ORDERED that the order is affirmed, with costs. The Supreme Court did not err in denying the petitioner's motion pursuant to CPLR 5104 to hold New York College of Osteopathic Medicine of New York Institute of Technology (hereinafter NYCOM) in contempt of court for failure to comply with the terms of a decision and order of this Court in his prior appeal (seeMatter of Rizvi v. New York Coll. of Osteopathic Medicine of N.Y. Inst. of Tech. , 98 A.D.3d 1049, 950 N.Y.S.2d 754 ). The petitioner failed to establish by clear and convincing evidence that NYCOM violated a clear and unequivocal mandate set forth in this Court's decision and order (seeMatter of Wright v. McIntosh , 125 A.D.3d 679, 3 N.Y.S.3d 120 ; DeMaio v. Capozello , 114 A.D.3d 899, 981 N.Y.S.2d 121 ; Automated Waste Disposal, Inc. v. Mid–Hudson Waste, Inc. , 50 A.D.3d 1073, 857 N.Y.S.2d 229 ).
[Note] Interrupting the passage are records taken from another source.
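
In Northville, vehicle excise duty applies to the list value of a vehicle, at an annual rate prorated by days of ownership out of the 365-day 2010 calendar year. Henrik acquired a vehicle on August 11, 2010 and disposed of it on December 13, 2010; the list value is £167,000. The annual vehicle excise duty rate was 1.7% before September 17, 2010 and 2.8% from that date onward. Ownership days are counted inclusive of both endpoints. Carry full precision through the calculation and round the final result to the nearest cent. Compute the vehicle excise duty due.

£1,415.15

August 11 – September 16, 2010: 37 days at 1.7% → £167,000 × 1.7% × 37/365 = £287.7890
September 17 – December 13, 2010: 88 days at 2.8% → £167,000 × 2.8% × 88/365 = £1,127.3644
Total = £1,415.1534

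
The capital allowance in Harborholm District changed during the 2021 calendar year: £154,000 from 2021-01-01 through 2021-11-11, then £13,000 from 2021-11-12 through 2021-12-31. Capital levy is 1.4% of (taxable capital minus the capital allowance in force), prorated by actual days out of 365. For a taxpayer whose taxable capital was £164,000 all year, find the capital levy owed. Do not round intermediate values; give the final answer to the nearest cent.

2021-01-01 to 2021-11-11: 315 days, exemption £154,000 → (£164,000 − £154,000) × 1.4% × 315/365 = £120.8219
2021-11-12 to 2021-12-31: 50 days, exemption £13,000 → (£164,000 − £13,000) × 1.4% × 50/365 = £289.5890
Total = £410.4110

£410.41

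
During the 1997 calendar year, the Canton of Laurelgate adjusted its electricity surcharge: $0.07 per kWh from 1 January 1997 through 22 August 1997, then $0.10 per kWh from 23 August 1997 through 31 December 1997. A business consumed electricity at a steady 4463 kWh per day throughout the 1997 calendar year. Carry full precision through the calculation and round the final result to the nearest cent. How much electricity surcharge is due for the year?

$131,569.24

1 January – 22 August 1997: 234 days × 4463 kWh/day = 1,044,342 kWh at $0.07/kWh → $73,103.94
23 August – 31 December 1997: 131 days × 4463 kWh/day = 584,653 kWh at $0.10/kWh → $58,465.30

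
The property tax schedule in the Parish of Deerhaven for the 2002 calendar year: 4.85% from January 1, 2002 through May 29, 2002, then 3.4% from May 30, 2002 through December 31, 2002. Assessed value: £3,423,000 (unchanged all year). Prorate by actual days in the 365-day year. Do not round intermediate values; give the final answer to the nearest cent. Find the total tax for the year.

January 1 – May 29, 2002: 149 days at 4.85% → £3,423,000 × 4.85% × 149/365 = £67,770.7110
May 30 – December 31, 2002: 216 days at 3.4% → £3,423,000 × 3.4% × 216/365 = £68,872.6356
Total = £136,643.3466

£136,643.35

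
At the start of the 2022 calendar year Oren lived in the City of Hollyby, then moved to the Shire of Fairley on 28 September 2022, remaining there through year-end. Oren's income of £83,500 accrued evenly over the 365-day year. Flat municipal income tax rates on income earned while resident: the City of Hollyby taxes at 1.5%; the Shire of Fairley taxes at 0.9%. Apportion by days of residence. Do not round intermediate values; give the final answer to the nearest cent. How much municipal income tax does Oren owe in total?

£1,122.10

The City of Hollyby, 1 January – 27 September 2022: 270 days → £83,500 × 1.5% × 270/365 = £926.5068
The Shire of Fairley, 28 September – 31 December 2022: 95 days → £83,500 × 0.9% × 95/365 = £195.5959
Total = £1,122.1027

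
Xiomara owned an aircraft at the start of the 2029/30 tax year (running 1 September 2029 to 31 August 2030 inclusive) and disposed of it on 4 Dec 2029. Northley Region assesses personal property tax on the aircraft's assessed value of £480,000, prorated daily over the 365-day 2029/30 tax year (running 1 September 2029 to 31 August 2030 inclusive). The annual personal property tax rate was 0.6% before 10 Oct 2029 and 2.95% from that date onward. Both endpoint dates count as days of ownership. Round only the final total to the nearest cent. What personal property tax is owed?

1 Sep – 9 Oct 2029: 39 days at 0.6% → £480,000 × 0.6% × 39/365 = £307.7260
10 Oct – 4 Dec 2029: 56 days at 2.95% → £480,000 × 2.95% × 56/365 = £2,172.4932
Total = £2,480.2192

£2,480.22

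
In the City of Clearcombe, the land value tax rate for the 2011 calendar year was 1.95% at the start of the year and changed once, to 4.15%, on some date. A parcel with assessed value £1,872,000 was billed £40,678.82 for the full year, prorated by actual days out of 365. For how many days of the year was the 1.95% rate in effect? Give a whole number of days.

328 days

Let d = days at the first rate; then 365 − d days at the second rate.
£1,872,000 × [1.95%·d + 4.15%·(365−d)] / 365 = £40,678.82
Solving gives d = 328, so the new rate took effect on 25 November 2011.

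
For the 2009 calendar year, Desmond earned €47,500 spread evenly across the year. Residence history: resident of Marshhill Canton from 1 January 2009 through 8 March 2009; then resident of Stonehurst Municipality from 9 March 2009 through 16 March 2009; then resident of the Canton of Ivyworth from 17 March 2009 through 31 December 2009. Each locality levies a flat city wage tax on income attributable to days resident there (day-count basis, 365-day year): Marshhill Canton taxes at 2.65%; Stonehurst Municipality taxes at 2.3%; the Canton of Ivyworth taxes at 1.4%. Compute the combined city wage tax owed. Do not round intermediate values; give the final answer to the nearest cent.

Marshhill Canton, 1 January – 8 March 2009: 67 days → €47,500 × 2.65% × 67/365 = €231.0582
Stonehurst Municipality, 9 March – 16 March 2009: 8 days → €47,500 × 2.3% × 8/365 = €23.9452
The Canton of Ivyworth, 17 March – 31 December 2009: 290 days → €47,500 × 1.4% × 290/365 = €528.3562
Total = €783.3596

€783.36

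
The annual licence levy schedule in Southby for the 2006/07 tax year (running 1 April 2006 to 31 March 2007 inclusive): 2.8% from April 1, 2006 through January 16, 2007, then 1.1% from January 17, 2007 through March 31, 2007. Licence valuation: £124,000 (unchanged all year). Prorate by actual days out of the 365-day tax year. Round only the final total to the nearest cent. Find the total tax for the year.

April 1, 2006 – January 16, 2007: 291 days at 2.8% → £124,000 × 2.8% × 291/365 = £2,768.0877
January 17 – March 31, 2007: 74 days at 1.1% → £124,000 × 1.1% × 74/365 = £276.5370
Total = £3,044.6247

£3,044.62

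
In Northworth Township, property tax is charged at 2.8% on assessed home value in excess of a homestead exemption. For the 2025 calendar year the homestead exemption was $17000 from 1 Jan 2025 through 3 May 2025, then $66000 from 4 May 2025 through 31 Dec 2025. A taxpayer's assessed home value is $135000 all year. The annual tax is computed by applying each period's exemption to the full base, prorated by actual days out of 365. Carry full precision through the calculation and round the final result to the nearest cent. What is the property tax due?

1 Jan – 3 May 2025: 123 days, exemption $17000 → ($135000 − $17000) × 2.8% × 123/365 = $1113.4027
4 May – 31 Dec 2025: 242 days, exemption $66000 → ($135000 − $66000) × 2.8% × 242/365 = $1280.9425
Total = $2394.3452

$2394.35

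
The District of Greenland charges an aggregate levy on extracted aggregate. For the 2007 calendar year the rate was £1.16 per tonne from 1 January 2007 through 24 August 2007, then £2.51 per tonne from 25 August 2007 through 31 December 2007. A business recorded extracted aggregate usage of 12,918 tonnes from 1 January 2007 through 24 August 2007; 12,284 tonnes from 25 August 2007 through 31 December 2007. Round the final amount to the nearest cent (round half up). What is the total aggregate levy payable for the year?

£45,817.72

1 January – 24 August 2007: 12,918 tonnes at £1.16/tonne → £14,984.88
25 August – 31 December 2007: 12,284 tonnes at £2.51/tonne → £30,832.84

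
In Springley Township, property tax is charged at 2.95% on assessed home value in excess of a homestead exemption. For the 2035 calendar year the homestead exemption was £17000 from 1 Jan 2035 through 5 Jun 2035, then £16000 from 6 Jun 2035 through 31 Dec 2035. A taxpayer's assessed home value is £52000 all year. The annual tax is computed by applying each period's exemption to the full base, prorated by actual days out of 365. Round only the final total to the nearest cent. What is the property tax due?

1 Jan – 5 Jun 2035: 156 days, exemption £17000 → (£52000 − £17000) × 2.95% × 156/365 = £441.2877
6 Jun – 31 Dec 2035: 209 days, exemption £16000 → (£52000 − £16000) × 2.95% × 209/365 = £608.1041
Total = £1049.3918

£1049.39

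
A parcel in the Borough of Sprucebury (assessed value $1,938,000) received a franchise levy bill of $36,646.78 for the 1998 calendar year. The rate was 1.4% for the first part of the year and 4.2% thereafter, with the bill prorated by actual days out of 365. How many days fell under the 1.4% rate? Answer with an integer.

301 days

Let d = days at the first rate; then 365 − d days at the second rate.
$1,938,000 × [1.4%·d + 4.2%·(365−d)] / 365 = $36,646.78
Solving gives d = 301, so the new rate took effect on 29 October 1998.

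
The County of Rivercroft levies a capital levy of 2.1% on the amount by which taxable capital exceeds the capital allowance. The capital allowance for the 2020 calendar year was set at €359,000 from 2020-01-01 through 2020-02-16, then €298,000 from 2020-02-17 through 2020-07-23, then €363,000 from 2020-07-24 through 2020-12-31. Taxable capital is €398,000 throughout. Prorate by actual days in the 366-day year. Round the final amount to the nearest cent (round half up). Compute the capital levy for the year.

2020-01-01 to 2020-02-16: 47 days, exemption €359,000 → (€398,000 − €359,000) × 2.1% × 47/366 = €105.1721
2020-02-17 to 2020-07-23: 158 days, exemption €298,000 → (€398,000 − €298,000) × 2.1% × 158/366 = €906.5574
2020-07-24 to 2020-12-31: 161 days, exemption €363,000 → (€398,000 − €363,000) × 2.1% × 161/366 = €323.3197
Total = €1,335.0492

€1,335.05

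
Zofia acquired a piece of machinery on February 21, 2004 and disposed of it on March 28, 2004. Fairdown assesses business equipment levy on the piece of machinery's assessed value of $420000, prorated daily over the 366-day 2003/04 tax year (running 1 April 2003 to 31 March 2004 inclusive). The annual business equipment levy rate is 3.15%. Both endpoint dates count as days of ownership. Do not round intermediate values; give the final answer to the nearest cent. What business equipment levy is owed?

$1337.46

Days held (February 21 – March 28, 2004): 37 out of 366
Tax = $420000 × 3.15% × 37/366 = $1337.4590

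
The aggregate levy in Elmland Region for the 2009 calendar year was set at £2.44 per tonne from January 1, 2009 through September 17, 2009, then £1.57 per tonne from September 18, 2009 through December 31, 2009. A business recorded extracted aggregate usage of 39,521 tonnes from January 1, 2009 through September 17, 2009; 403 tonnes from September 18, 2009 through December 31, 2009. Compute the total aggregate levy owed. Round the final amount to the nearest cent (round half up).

January 1 – September 17, 2009: 39,521 tonnes at £2.44/tonne → £96,431.24
September 18 – December 31, 2009: 403 tonnes at £1.57/tonne → £632.71

£97,063.95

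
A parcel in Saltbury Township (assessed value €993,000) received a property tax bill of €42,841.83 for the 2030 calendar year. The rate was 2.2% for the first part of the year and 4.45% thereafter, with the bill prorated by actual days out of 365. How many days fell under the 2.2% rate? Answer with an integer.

22 days

Let d = days at the first rate; then 365 − d days at the second rate.
€993,000 × [2.2%·d + 4.45%·(365−d)] / 365 = €42,841.83
Solving gives d = 22, so the new rate took effect on January 23, 2030.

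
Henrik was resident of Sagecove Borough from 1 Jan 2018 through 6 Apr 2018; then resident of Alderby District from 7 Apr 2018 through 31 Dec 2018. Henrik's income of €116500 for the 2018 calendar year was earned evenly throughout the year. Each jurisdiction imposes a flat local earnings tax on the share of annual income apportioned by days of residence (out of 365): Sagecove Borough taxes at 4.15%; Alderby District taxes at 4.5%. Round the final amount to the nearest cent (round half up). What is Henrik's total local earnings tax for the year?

€5135.26

Sagecove Borough, 1 Jan – 6 Apr 2018: 96 days → €116500 × 4.15% × 96/365 = €1271.6055
Alderby District, 7 Apr – 31 Dec 2018: 269 days → €116500 × 4.5% × 269/365 = €3863.6507
Total = €5135.2562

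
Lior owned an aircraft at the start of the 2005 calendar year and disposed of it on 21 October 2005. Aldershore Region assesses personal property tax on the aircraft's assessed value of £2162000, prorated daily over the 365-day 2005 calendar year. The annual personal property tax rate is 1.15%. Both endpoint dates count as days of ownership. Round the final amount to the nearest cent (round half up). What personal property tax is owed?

Days held (1 January – 21 October 2005): 294 out of 365
Tax = £2162000 × 1.15% × 294/365 = £20026.6356

£20026.64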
In the judgment appealed from, the Supreme Court denied the petition and, in effect, dismissed the proceeding. Unlike disciplinary measures taken against a student, institutional assessments of a student's academic performance, whether in the form of particular grades received or measures taken because a student has been judged to be scholastically deficient, necessarily involve academic determinations requiring the special expertise of educators (see Matter of Susan M. v. New York Law School, 76 N.Y.2d 241, 245, 557 N.Y.S.2d 297, 556 N.E.2d 1104 ; Matter of Rizvi v. New York Coll. of Osteopathic Medicine of N.Y. Inst. of Tech., 98 A.D.3d 1049, 1052, 950 N.Y.S.2d 754 ). Thus, to preserve the integrity of the credentials conferred by educational institutions, courts have long been reluctant to intervene in controversies involving purely academic determinations (see Matter of Susan M. v. New York Law School, 76 N.Y.2d at 245–246, 557 N.Y.S.2d 297, 556 N.E.2d 1104 ; Matter of Zanelli v. Rich, 127 A.D.3d 774, 775, 8 N.Y.S.3d 217 ). Although determinations made by educational institutions as to the academic performance of their students are not completely beyond the scope of judicial review, that review is limited to the question of whether the challenged determination was arbitrary and capricious, irrational, made in bad faith, or contrary to constitution or statute (see Matter of Susan M. v. New York Law School, 76 N.Y.2d at 246, 557 N.Y.S.2d 297, 556 N.E.2d 1104 ; Matter of Gilbert v. State Univ. of N.Y. at Stony Brook, 73 A.D.3d 774, 774, 899 N.Y.S.2d 853 ; Matter of Sage v. CUNY Law School, 208 A.D.2d 751, 751–752, 617 N.Y.S.2d 825 ).